16 de janeiro de 2026

A 14 e o rio parecem hoje lutar uma guerra, a política é uma guerra, uma guerra para cometer a imprudência de viver

Mas, a 14 e o rio parecem hoje lutar uma guerra, a política é uma guerra, uma guerra para cometer a imprudência de viver. O rio é poética, e também é gente. O rio talvez celebre silenciosamente, debaixo do asfalto, o desejo de não mais se submeter aos caprichos do poder, podres.
Arte: Norberto Liberator

A rua é um vale, de dia o trabalho, de noite a alegria. Ouvi dizer que o contrário do ódio é a alegria. O que o rio pensaria sobre a rua que talvez expresse o desejo de emergir?

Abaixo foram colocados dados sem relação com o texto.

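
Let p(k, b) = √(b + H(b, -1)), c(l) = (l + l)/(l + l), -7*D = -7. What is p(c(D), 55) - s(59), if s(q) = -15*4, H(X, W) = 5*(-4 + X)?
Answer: 60 + √310 ≈ 77.607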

  O rio foi submetido ao asfalto, hoje a 14 parece não querer se submeter às façanhas que racionam a alegria. O rio deve se alegrar ao escutar o canto do samba que expressa a cachoeira. 

O que aconteceria se o rio saísse para cantar e sambar? Já disseram que se todo mundo sambasse a vida seria melhor. A 14 é um vale e se pronuncia como um vale, é a profundeza, o alimento e a nascente. 

Mas, a 14 e o rio parecem hoje lutar uma guerra, a política é uma guerra, uma guerra para cometer a imprudência de viver. 

O rio é poética, e também é gente. O rio talvez celebre silenciosamente, debaixo do asfalto, o desejo de não mais se submeter aos caprichos do poder, podres.